With more than 21,000 locations in 65 countries, Starbucks is indisputably a global phenomenon. However, as chains grow internationally, they often loses their sense of authenticity — something that is essential to Starbucks’ brand.
McDonald’s is a case study in the polarising effect a global brand can have. The chain has sparked protests around the world, with critics shaming the chain for everything from not paying employees enough to the definitively false claim the chain puts worms in burgers.
For a while, it seemed that McDonald’s negative reputation was finally catching up with the chain. Up until last year, the chain was seriously struggling, with slumping sales and decreased traffic in key markets around the world, including the US and China. However, today it looks as though McDonald’s is turning things around — in part because the chain made some reputation-boosting changes like testing healthier options, improving food quality, and increasing employee wages.
Still, McDonald’s is a brand that has built its reputation on speed and affordability.

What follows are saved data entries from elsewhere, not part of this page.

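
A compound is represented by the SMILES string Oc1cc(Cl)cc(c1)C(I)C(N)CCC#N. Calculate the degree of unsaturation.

Molecular formula: C11H12ClIN2O.
DoU = (2C + 2 + N − H − X) / 2, where X is the halogen count and O/S are ignored.
    = (2·11 + 2 + 2 − 12 − 2) / 2 = 12 / 2 = 6.

6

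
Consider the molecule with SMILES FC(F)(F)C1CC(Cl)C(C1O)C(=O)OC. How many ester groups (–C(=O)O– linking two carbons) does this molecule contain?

1

The ester motif appears at heavy-atom position 12 in the SMILES.
Other groups present: 1 hydroxyl.
Ester count: 1.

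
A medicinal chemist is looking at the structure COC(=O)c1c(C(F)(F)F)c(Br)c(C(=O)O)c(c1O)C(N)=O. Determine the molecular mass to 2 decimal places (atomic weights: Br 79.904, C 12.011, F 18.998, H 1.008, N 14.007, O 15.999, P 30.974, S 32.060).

386.08 g/mol

First, the molecular formula is C11H7BrF3NO6 (counting implicit H from valence).
  Br: 1 × 79.904 = 79.904
  C: 11 × 12.011 = 132.121
  F: 3 × 18.998 = 56.994
  H: 7 × 1.008 = 7.056
  N: 1 × 14.007 = 14.007
  O: 6 × 15.999 = 95.994
Sum: 1×79.904 + 11×12.011 + 3×18.998 + 7×1.008 + 1×14.007 + 6×15.999 = 386.076 → 386.08 g/mol.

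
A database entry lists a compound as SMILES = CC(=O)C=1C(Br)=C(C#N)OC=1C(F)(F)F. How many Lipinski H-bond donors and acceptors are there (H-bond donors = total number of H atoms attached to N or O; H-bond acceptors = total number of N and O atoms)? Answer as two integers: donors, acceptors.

Donors: find every N or O and count the H atoms it carries.
  atom 3 (O): bond orders sum to 2 → 0 H
  atom 9 (N): bond orders sum to 3 → 0 H
  atom 10 (O): bond orders sum to 2 → 0 H
Lipinski HBD = 0.
Acceptors: N atoms = 1, O atoms = 2 → HBA = 3.

0, 3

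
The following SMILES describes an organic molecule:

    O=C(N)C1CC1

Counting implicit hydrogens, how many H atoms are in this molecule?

Walk through each heavy atom and fill implicit hydrogens from standard valence (C 4, N 3, O 2, S 2, halogen 1):
  atom 1: O, bond orders sum to 2 (valence 2) → 0 H
  atom 2: C, bond orders sum to 4 (valence 4) → 0 H
  atom 3: N, bond orders sum to 1 (valence 3) → 2 H
  atom 4: C, bond orders sum to 3 (valence 4) → 1 H
  atom 5: C, bond orders sum to 2 (valence 4) → 2 H
  atom 6: C, bond orders sum to 2 (valence 4) → 2 H
Total hydrogens: 7.

7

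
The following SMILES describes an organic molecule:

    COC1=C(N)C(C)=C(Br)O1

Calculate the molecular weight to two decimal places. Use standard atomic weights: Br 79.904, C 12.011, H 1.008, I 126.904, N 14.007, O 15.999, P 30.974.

First, the molecular formula is C6H8BrNO2 (counting implicit H from valence).
  Br: 1 × 79.904 = 79.904
  C: 6 × 12.011 = 72.066
  H: 8 × 1.008 = 8.064
  N: 1 × 14.007 = 14.007
  O: 2 × 15.999 = 31.998
Sum: 1×79.904 + 6×12.011 + 8×1.008 + 1×14.007 + 2×15.999 = 206.039 → 206.04 g/mol.

206.04 g/mol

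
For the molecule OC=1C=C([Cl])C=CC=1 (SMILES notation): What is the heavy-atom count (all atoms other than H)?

8

Every atom symbol written in the SMILES (organic subset) is one heavy atom; implicit H are not written.
Heavy atoms by element → C:6, Cl:1, O:1.
Total: 8.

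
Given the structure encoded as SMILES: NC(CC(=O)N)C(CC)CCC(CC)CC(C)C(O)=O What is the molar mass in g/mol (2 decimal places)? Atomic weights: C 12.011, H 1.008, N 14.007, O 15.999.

First, the molecular formula is C15H30N2O3 (counting implicit H from valence).
  C: 15 × 12.011 = 180.165
  H: 30 × 1.008 = 30.240
  N: 2 × 14.007 = 28.014
  O: 3 × 15.999 = 47.997
Sum: 15×12.011 + 30×1.008 + 2×14.007 + 3×15.999 = 286.416 → 286.42 g/mol.

286.42 g/mol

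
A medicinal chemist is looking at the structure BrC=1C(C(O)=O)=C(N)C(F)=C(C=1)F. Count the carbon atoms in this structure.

7

Count every carbon token in the SMILES (each C, including those in ring-closure positions and inside branches).
Carbon count: 7.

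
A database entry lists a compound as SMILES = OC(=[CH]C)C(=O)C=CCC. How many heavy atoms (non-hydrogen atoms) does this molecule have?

Every atom symbol written in the SMILES (organic subset) is one heavy atom; implicit H are not written.
Heavy atoms by element → C:8, O:2.
Total: 10.

10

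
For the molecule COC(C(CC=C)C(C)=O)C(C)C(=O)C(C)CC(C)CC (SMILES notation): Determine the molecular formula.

Walk through each heavy atom and fill implicit hydrogens from standard valence (C 4, N 3, O 2, S 2, halogen 1):
  atom 1: C, bond orders sum to 1 (valence 4) → 3 H
  atom 2: O, bond orders sum to 2 (valence 2) → 0 H
  atom 3: C, bond orders sum to 3 (valence 4) → 1 H
  atom 4: C, bond orders sum to 3 (valence 4) → 1 H
  atom 5: C, bond orders sum to 2 (valence 4) → 2 H
  atom 6: C, bond orders sum to 3 (valence 4) → 1 H
  atom 7: C, bond orders sum to 2 (valence 4) → 2 H
  atom 8: C, bond orders sum to 4 (valence 4) → 0 H
  atom 9: C, bond orders sum to 1 (valence 4) → 3 H
  atom 10: O, bond orders sum to 2 (valence 2) → 0 H
  atom 11: C, bond orders sum to 3 (valence 4) → 1 H
  atom 12: C, bond orders sum to 1 (valence 4) → 3 H
  atom 13: C, bond orders sum to 4 (valence 4) → 0 H
  atom 14: O, bond orders sum to 2 (valence 2) → 0 H
  atom 15: C, bond orders sum to 3 (valence 4) → 1 H
  atom 16: C, bond orders sum to 1 (valence 4) → 3 H
  atom 17: C, bond orders sum to 2 (valence 4) → 2 H
  atom 18: C, bond orders sum to 3 (valence 4) → 1 H
  atom 19: C, bond orders sum to 1 (valence 4) → 3 H
  atom 20: C, bond orders sum to 2 (valence 4) → 2 H
  atom 21: C, bond orders sum to 1 (valence 4) → 3 H
Totals → C:18, H:32, O:3.
In Hill order: C18H32O3.

C18H32O3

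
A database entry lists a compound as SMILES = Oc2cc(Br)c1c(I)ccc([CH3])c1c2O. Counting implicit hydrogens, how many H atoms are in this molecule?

8

Walk through each heavy atom and fill implicit hydrogens from standard valence (C 4, N 3, O 2, S 2, halogen 1); for lowercase aromatic atoms, an aromatic c carries 1 H when it has two neighbours and 0 H with three, and aromatic n carries 0 H:
  atom 1: O, bond orders sum to 1 (valence 2) → 1 H
  atom 2: aromatic c, 3 neighbours → 0 H
  atom 3: aromatic c, 2 neighbours → 1 H
  atom 4: aromatic c, 3 neighbours → 0 H
  atom 5: Br (halogen, monovalent) → 0 H
  atom 6: aromatic c, 3 neighbours → 0 H
  atom 7: aromatic c, 3 neighbours → 0 H
  atom 8: I (halogen, monovalent) → 0 H
  atom 9: aromatic c, 2 neighbours → 1 H
  atom 10: aromatic c, 2 neighbours → 1 H
  atom 11: aromatic c, 3 neighbours → 0 H
  atom 12: C with explicit H count 3
  atom 13: aromatic c, 3 neighbours → 0 H
  atom 14: aromatic c, 3 neighbours → 0 H
  atom 15: O, bond orders sum to 1 (valence 2) → 1 H
Total hydrogens: 8.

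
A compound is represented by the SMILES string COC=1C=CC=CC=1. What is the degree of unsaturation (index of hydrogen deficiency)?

4

Degree of unsaturation = (number of rings) + (number of π bonds).
Ring closures in the SMILES: 1.
π bonds: 3 double bonds (each 1 DoU) → 3 DoU from unsaturation.
Total DoU = 1 + 3 = 4.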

Starbucks, on the other had, values speed, but has managed to ratchet up prices with elaborate lattes and a growing food menu. Positioning itself as an “affordable luxury,”

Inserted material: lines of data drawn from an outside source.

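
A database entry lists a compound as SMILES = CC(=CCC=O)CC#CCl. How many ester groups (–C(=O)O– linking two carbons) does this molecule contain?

Scan the SMILES for the ester motif — none present.
Groups that are present: 1 aldehyde, 1 alkene, 1 alkyne.

0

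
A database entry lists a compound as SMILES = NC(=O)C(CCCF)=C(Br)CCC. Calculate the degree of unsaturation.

Degree of unsaturation = (number of rings) + (number of π bonds).
Ring closures in the SMILES: 0.
π bonds: 2 double bonds (each 1 DoU) → 2 DoU from unsaturation.
Total DoU = 0 + 2 = 2.

2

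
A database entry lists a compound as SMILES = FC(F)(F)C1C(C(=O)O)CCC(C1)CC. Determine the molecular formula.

Walk through each heavy atom and fill implicit hydrogens from standard valence (C 4, N 3, O 2, S 2, halogen 1):
  atom 1: F (halogen, monovalent) → 0 H
  atom 2: C, bond orders sum to 4 (valence 4) → 0 H
  atom 3: F (halogen, monovalent) → 0 H
  atom 4: F (halogen, monovalent) → 0 H
  atom 5: C, bond orders sum to 3 (valence 4) → 1 H
  atom 6: C, bond orders sum to 3 (valence 4) → 1 H
  atom 7: C, bond orders sum to 4 (valence 4) → 0 H
  atom 8: O, bond orders sum to 2 (valence 2) → 0 H
  atom 9: O, bond orders sum to 1 (valence 2) → 1 H
  atom 10: C, bond orders sum to 2 (valence 4) → 2 H
  atom 11: C, bond orders sum to 2 (valence 4) → 2 H
  atom 12: C, bond orders sum to 3 (valence 4) → 1 H
  atom 13: C, bond orders sum to 2 (valence 4) → 2 H
  atom 14: C, bond orders sum to 2 (valence 4) → 2 H
  atom 15: C, bond orders sum to 1 (valence 4) → 3 H
Totals → C:10, H:15, F:3, O:2.

C10H15F3O2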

the coffee chain is selling atmosphere just as much as it is selling beverages.
Spending more than a couple dollars on a cup of coffee is essentially a luxury purchase. Yet, it is one that Starbucks convinces millions of people to make a year. If the brand is no longer seen as a reliable and authentic indulgence worth spending money on, this all could come crashing down.
In recent years, Starbucks’ reputation has evolved from premium coffee to super-sugary lattes. In other words, the chain that invented the Pumpkin Spice Latte may be becoming too basic to convince the average customer that beverages are high-quality enough to be worth the extra dollars.

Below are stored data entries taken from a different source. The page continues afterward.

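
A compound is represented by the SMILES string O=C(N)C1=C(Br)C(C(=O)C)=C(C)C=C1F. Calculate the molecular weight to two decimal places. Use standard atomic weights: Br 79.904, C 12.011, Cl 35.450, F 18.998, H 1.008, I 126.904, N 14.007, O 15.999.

274.09 g/mol

First, the molecular formula is C10H9BrFNO2 (counting implicit H from valence).
  Br: 1 × 79.904 = 79.904
  C: 10 × 12.011 = 120.110
  F: 1 × 18.998 = 18.998
  H: 9 × 1.008 = 9.072
  N: 1 × 14.007 = 14.007
  O: 2 × 15.999 = 31.998
Sum: 1×79.904 + 10×12.011 + 1×18.998 + 9×1.008 + 1×14.007 + 2×15.999 = 274.089 → 274.09 g/mol.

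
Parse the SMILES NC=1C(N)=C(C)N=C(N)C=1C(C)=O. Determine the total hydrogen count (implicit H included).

12

Walk through each heavy atom and fill implicit hydrogens from standard valence (C 4, N 3, O 2, S 2, halogen 1):
  atom 1: N, bond orders sum to 1 (valence 3) → 2 H
  atom 2: C, bond orders sum to 4 (valence 4) → 0 H
  atom 3: C, bond orders sum to 4 (valence 4) → 0 H
  atom 4: N, bond orders sum to 1 (valence 3) → 2 H
  atom 5: C, bond orders sum to 4 (valence 4) → 0 H
  atom 6: C, bond orders sum to 1 (valence 4) → 3 H
  atom 7: N, bond orders sum to 3 (valence 3) → 0 H
  atom 8: C, bond orders sum to 4 (valence 4) → 0 H
  atom 9: N, bond orders sum to 1 (valence 3) → 2 H
  atom 10: C, bond orders sum to 4 (valence 4) → 0 H
  atom 11: C, bond orders sum to 4 (valence 4) → 0 H
  atom 12: C, bond orders sum to 1 (valence 4) → 3 H
  atom 13: O, bond orders sum to 2 (valence 2) → 0 H
Total hydrogens: 12.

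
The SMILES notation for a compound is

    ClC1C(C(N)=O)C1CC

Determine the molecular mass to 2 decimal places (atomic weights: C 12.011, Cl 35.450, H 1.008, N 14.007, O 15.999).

First, the molecular formula is C6H10ClNO (counting implicit H from valence).
  C: 6 × 12.011 = 72.066
  Cl: 1 × 35.450 = 35.450
  H: 10 × 1.008 = 10.080
  N: 1 × 14.007 = 14.007
  O: 1 × 15.999 = 15.999
Sum: 6×12.011 + 1×35.450 + 10×1.008 + 1×14.007 + 1×15.999 = 147.602 → 147.60 g/mol.

147.60 g/mol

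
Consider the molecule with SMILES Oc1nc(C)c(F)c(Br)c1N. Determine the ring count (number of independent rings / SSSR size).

1

In SMILES, each pair of matching ring-closure digits denotes one ring-closing bond; the number of such bonds equals the number of independent rings.
Ring-closure bonds here: 1.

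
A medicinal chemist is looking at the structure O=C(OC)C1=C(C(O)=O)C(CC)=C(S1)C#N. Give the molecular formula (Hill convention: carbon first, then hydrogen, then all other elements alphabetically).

C10H9NO4S

Walk through each heavy atom and fill implicit hydrogens from standard valence (C 4, N 3, O 2, S 2, halogen 1):
  atom 1: O, bond orders sum to 2 (valence 2) → 0 H
  atom 2: C, bond orders sum to 4 (valence 4) → 0 H
  atom 3: O, bond orders sum to 2 (valence 2) → 0 H
  atom 4: C, bond orders sum to 1 (valence 4) → 3 H
  atom 5: C, bond orders sum to 4 (valence 4) → 0 H
  atom 6: C, bond orders sum to 4 (valence 4) → 0 H
  atom 7: C, bond orders sum to 4 (valence 4) → 0 H
  atom 8: O, bond orders sum to 1 (valence 2) → 1 H
  atom 9: O, bond orders sum to 2 (valence 2) → 0 H
  atom 10: C, bond orders sum to 4 (valence 4) → 0 H
  atom 11: C, bond orders sum to 2 (valence 4) → 2 H
  atom 12: C, bond orders sum to 1 (valence 4) → 3 H
  atom 13: C, bond orders sum to 4 (valence 4) → 0 H
  atom 14: S, bond orders sum to 2 (valence 2) → 0 H
  atom 15: C, bond orders sum to 4 (valence 4) → 0 H
  atom 16: N, bond orders sum to 3 (valence 3) → 0 H
Totals → C:10, H:9, N:1, O:4, S:1.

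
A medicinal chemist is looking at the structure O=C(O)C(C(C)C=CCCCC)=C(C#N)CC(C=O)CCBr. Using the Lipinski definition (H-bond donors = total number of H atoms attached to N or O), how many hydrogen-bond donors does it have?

1

Donors: find every N or O and count the H atoms it carries.
  atom 1 (O): bond orders sum to 2 → 0 H
  atom 3 (O): bond orders sum to 1 → 1 H
  atom 15 (N): bond orders sum to 3 → 0 H
  atom 19 (O): bond orders sum to 2 → 0 H
Lipinski HBD = 1.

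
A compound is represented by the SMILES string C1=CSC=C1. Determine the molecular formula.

C4H4S

Walk through each heavy atom and fill implicit hydrogens from standard valence (C 4, N 3, O 2, S 2, halogen 1):
  atom 1: C, bond orders sum to 3 (valence 4) → 1 H
  atom 2: C, bond orders sum to 3 (valence 4) → 1 H
  atom 3: S, bond orders sum to 2 (valence 2) → 0 H
  atom 4: C, bond orders sum to 3 (valence 4) → 1 H
  atom 5: C, bond orders sum to 3 (valence 4) → 1 H
Totals → C:4, H:4, S:1.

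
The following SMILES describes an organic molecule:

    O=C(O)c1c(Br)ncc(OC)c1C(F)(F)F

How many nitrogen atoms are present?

Scan the SMILES for N atoms (remember two-letter symbols like Cl and Br are single atoms).
Nitrogen count: 1.

1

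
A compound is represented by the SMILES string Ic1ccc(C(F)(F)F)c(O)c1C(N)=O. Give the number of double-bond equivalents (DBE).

Molecular formula: C8H5F3INO2.
DoU = (2C + 2 + N − H − X) / 2, where X is the halogen count and O/S are ignored.
    = (2·8 + 2 + 1 − 5 − 4) / 2 = 10 / 2 = 5.

5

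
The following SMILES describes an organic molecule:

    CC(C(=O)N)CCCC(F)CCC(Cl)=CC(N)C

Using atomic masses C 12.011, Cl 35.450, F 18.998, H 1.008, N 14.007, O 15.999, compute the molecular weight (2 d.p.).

278.80 g/mol

First, the molecular formula is C13H24ClFN2O (counting implicit H from valence).
  C: 13 × 12.011 = 156.143
  Cl: 1 × 35.450 = 35.450
  F: 1 × 18.998 = 18.998
  H: 24 × 1.008 = 24.192
  N: 2 × 14.007 = 28.014
  O: 1 × 15.999 = 15.999
Sum: 13×12.011 + 1×35.450 + 1×18.998 + 24×1.008 + 2×14.007 + 1×15.999 = 278.796 → 278.80 g/mol.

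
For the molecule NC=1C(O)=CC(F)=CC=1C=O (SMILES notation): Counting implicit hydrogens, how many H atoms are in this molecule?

6

Walk through each heavy atom and fill implicit hydrogens from standard valence (C 4, N 3, O 2, S 2, halogen 1):
  atom 1: N, bond orders sum to 1 (valence 3) → 2 H
  atom 2: C, bond orders sum to 4 (valence 4) → 0 H
  atom 3: C, bond orders sum to 4 (valence 4) → 0 H
  atom 4: O, bond orders sum to 1 (valence 2) → 1 H
  atom 5: C, bond orders sum to 3 (valence 4) → 1 H
  atom 6: C, bond orders sum to 4 (valence 4) → 0 H
  atom 7: F (halogen, monovalent) → 0 H
  atom 8: C, bond orders sum to 3 (valence 4) → 1 H
  atom 9: C, bond orders sum to 4 (valence 4) → 0 H
  atom 10: C, bond orders sum to 3 (valence 4) → 1 H
  atom 11: O, bond orders sum to 2 (valence 2) → 0 H
Total hydrogens: 6.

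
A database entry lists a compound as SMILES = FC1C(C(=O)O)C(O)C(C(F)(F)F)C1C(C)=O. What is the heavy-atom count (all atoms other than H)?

17

Every atom symbol written in the SMILES (organic subset) is one heavy atom; implicit H are not written.
Heavy atoms by element → C:9, F:4, O:4.
Total: 17.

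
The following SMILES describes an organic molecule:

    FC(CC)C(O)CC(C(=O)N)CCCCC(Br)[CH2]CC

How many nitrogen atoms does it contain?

Scan the SMILES for N atoms (remember two-letter symbols like Cl and Br are single atoms).
Nitrogen count: 1.

1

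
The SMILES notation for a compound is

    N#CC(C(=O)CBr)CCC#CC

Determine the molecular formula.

C9H10BrNO

Walk through each heavy atom and fill implicit hydrogens from standard valence (C 4, N 3, O 2, S 2, halogen 1):
  atom 1: N, bond orders sum to 3 (valence 3) → 0 H
  atom 2: C, bond orders sum to 4 (valence 4) → 0 H
  atom 3: C, bond orders sum to 3 (valence 4) → 1 H
  atom 4: C, bond orders sum to 4 (valence 4) → 0 H
  atom 5: O, bond orders sum to 2 (valence 2) → 0 H
  atom 6: C, bond orders sum to 2 (valence 4) → 2 H
  atom 7: Br (halogen, monovalent) → 0 H
  atom 8: C, bond orders sum to 2 (valence 4) → 2 H
  atom 9: C, bond orders sum to 2 (valence 4) → 2 H
  atom 10: C, bond orders sum to 4 (valence 4) → 0 H
  atom 11: C, bond orders sum to 4 (valence 4) → 0 H
  atom 12: C, bond orders sum to 1 (valence 4) → 3 H
Totals → C:9, H:10, Br:1, N:1, O:1.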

To maintain its modern, authentic reputation, Starbucks needs to maintain at least some degree of hipster credibility.
Gaining and retaining coffee snobs’ respect has been a major investment for the company in recent years, especially as it grows Starbucks Reserve.
The coffee chain opened its first Reserve Roastery and Tasting Room in Seattle in late 2014, as a means of showcasing the company’s more gourmet coffee offerings. Now, the company is opening 500 Reserve locations around the world, serving a cup of plain, black coffee for $4.
“We continue to elevate and bring premiumization to the entire coffee category with our Starbucks Reserve brand,” Starbucks CEO Howard Schultz said in an earnings call last October. “The Starbucks Reserve offers consumers the finest assortment of exclusive micro-lot coffees from around the world and is now available in thousands of Starbucks stores globally, reflecting a diversity of origin and sourcing capability that only Starbucks can deliver.”
The quest to maintain a premium reputation also affects what drinks Starbucks introduces to the menu. Since last January, Starbucks has introduced the Flat White and the Latte Macchiato — two espresso-based beverages that provide a more minimalist take on coffee than over-the-top, super-sweet Frappuccinos and lattes.
Hopefully for Starbucks, the premium touch of espresso drinks and the Reserve brand can influence customers’ perception of the company as a whole.
If Starbucks becomes a global McCoffee as the chain expands, the company would be unlikely to make a McDonald’s-inspired recovery. Instead, it’s key that Starbucks continues to highlight its roots and authenticity — even if most customers would rather drink a Pumpkin Spiced Latte than a premium cold brew.